OPENING OF CAMPAIGN OF 1863—CROSSING TO THE VALLEY—BATTLE AT WINCHESTER WITH MILROY—CROSSING THE POTOMAC
The indications of another campaign were now not wanting, but what shape it would take caused curious speculation; that is, among those whose duty was only to execute. Longstreet had been recalled from the Virginia Peninsula; Hooker's hosts again lined the Stafford Heights across the Rappahannock. At evening we listened to the music of their bands, at night could see the glow of their camp-fires for miles around. On June 2, Ewell's corps first broke camp, followed in a day or two by Longstreet's, while A. P. Hill's remained at Fredericksburg to observe the movements of Hooker. On the eighth we reached Culpeper, where we remained during the ninth, awaiting the result of the greatest and most stubbornly contested cavalry engagement of the war, which continued throughout the day in our hearing—at Brandy Station. The Federals having been driven across the river, our march was resumed on the tenth.

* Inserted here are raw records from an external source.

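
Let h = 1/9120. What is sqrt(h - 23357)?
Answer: I*sqrt(121419028230)/2280 ≈ 152.83*I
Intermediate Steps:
h = 1/9120 ≈ 0.00010965
sqrt(h - 23357) = sqrt(1/9120 - 23357) = sqrt(-213015839/9120) = I*sqrt(121419028230)/2280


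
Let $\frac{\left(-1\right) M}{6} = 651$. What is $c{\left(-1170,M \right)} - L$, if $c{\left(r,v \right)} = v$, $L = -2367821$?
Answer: $2363915$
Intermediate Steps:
$M = -3906$ ($M = \left(-6\right) 651 = -3906$)
$c{\left(-1170,M \right)} - L = -3906 - -2367821 = -3906 + 2367821 = 2363915$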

On the following day we heard, at first indistinctly, toward the front of the column continued cheering. Following on, it grew louder and louder. We reached the foot of a long ascent, from the summit of which the shout went up, but were at a loss to know what called it forth. Arriving there, there loomed up before us the old Blue Ridge, and we, too, joined in the chorus. Moving on with renewed life, the continued greeting of those following was heard as eye after eye took in its familiar face. We had thought that the love for these old mountains was peculiar to us who had grown up among them; but the cheer of the Creoles who had been with us under Jackson was as hearty as our own.

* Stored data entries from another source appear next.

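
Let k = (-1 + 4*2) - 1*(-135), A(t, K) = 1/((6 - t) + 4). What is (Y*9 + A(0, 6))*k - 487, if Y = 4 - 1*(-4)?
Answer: 48756/5 ≈ 9751.2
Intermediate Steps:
A(t, K) = 1/(10 - t)
Y = 8 (Y = 4 + 4 = 8)
k = 142 (k = (-1 + 8) + 135 = 7 + 135 = 142)
(Y*9 + A(0, 6))*k - 487 = (8*9 - 1/(-10 + 0))*142 - 487 = (72 - 1/(-10))*142 - 487 = (72 - 1*(-1/10))*142 - 487 = (72 + 1/10)*142 - 487 = (721/10)*142 - 487 = 51191/5 - 487 = 48756/5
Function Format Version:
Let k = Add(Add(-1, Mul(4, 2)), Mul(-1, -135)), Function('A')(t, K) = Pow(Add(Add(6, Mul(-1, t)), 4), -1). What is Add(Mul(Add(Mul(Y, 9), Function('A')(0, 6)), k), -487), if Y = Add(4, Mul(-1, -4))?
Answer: Rational(48756, 5) ≈ 9751.2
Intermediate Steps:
Function('A')(t, K) = Pow(Add(10, Mul(-1, t)), -1)
Y = 8 (Y = Add(4, 4) = 8)
k = 142 (k = Add(Add(-1, 8), 135) = Add(7, 135) = 142)
Add(Mul(Add(Mul(Y, 9), Function('A')(0, 6)), k), -487) = Add(Mul(Add(Mul(8, 9), Mul(-1, Pow(Add(-10, 0), -1))), 142), -487) = Add(Mul(Add(72, Mul(-1, Pow(-10, -1))), 142), -487) = Add(Mul(Add(72, Mul(-1, Rational(-1, 10))), 142), -487) = Add(Mul(Add(72, Rational(1, 10)), 142), -487) = Add(Mul(Rational(721, 10), 142), -487) = Add(Rational(51191, 5), -487) = Rational(48756, 5)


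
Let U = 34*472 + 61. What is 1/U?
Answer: 1/16109 ≈ 6.2077e-5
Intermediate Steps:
U = 16109 (U = 16048 + 61 = 16109)
1/U = 1/16109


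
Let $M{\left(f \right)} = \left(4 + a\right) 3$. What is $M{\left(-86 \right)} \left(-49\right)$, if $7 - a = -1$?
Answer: $-1764$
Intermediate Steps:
$a = 8$ ($a = 7 - -1 = 7 + 1 = 8$)
$M{\left(f \right)} = 36$ ($M{\left(f \right)} = \left(4 + 8\right) 3 = 12 \cdot 3 = 36$)
$M{\left(-86 \right)} \left(-49\right) = 36 \left(-49\right) = -1764$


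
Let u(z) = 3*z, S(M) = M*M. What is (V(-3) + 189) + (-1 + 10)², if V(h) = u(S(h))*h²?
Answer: 513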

We passed through Little Washington, thence by Chester Gap to Front Royal, the first of our old battlegrounds in the Valley, having left Longstreet's and Hill's corps on the east side of the mountain. At Winchester, as usual, was a force of the enemy under our former acquaintance, General Milroy. Without interruption we were soon in his vicinity. Nearly two days were consumed in feeling his strength and position. Our battery was posted on a commanding hill north of the town, the top of which was already furrowed with solid shot and shells to familiarize the enemy with its range. Our battery now consisted of two twenty-pound Parrott, and two brand-new English Blakeley guns, to one of which I belonged. And a singular coincidence it was that in putting in the first charge my gun was choked, the same thing having occurred on the same field a year before, being the only times it happened during the war. I went immediately to the third piece and took the place of No. 1.
B. C. M. Friend
The battle had now begun, the enemy firing at us from a strongly fortified fort near the town. Their target practice was no criterion of their shooting when being shot at, as not one of us was even wounded. While the battle was in progress we had a repetition of the race at Fredericksburg when there dashed from the Federal fort three artillery horses, which came at full speed over the mile between us, appearing and disappearing from view. On reaching the battery they were caught, and one of them, which we named "Milroy," was driven by James Lewis at the wheel of my gun, and restored with "Sedgwick" to his old associates at Appomattox.
Night put a stop to hostilities, and the next day, until late in the afternoon, we passed inactively. Then Hayes's Louisiana Brigade, formerly commanded by Gen. Dick Taylor, formed in our front and, charging with the old yell, captured the fort. After night I found two members of our company in possession of a little mule, equipped with saddle and bridle, supposed to be a United States animal. They said they were afraid of mules, and turned him over to me. I forthwith mounted, and passed an hour pleasantly, riding around. As I once heard a little negro say, "I went everywhar I knowed, an' everywhar I didn't know I come back." I felt now that I had a mount for the campaign, but next morning one of the Richmond Howitzers claimed the mule and identified it as his.
The bulk of Milroy's force escaped during the night, but we captured four thousand prisoners, twenty-eight pieces of artillery, and hundreds of wagons and horses, and equipped ourselves, as we had done in 1862, at the expense of Banks. For our two recently acquired English Blakeley guns we substituted two twenty-pound Parrotts, giving us four guns of the same caliber. On the thirteenth we crossed the Potomac at Shepherdstown, thence by way of Hagerstown, Maryland, to Greencastle, Pennsylvania, the first live Yankee town we had visited in war times. Many of the stores were open and full of goods, but as they refused to take Confederate money, and we were forbidden to plunder, we passed on, feeling aggrieved, and went into camp a few miles beyond.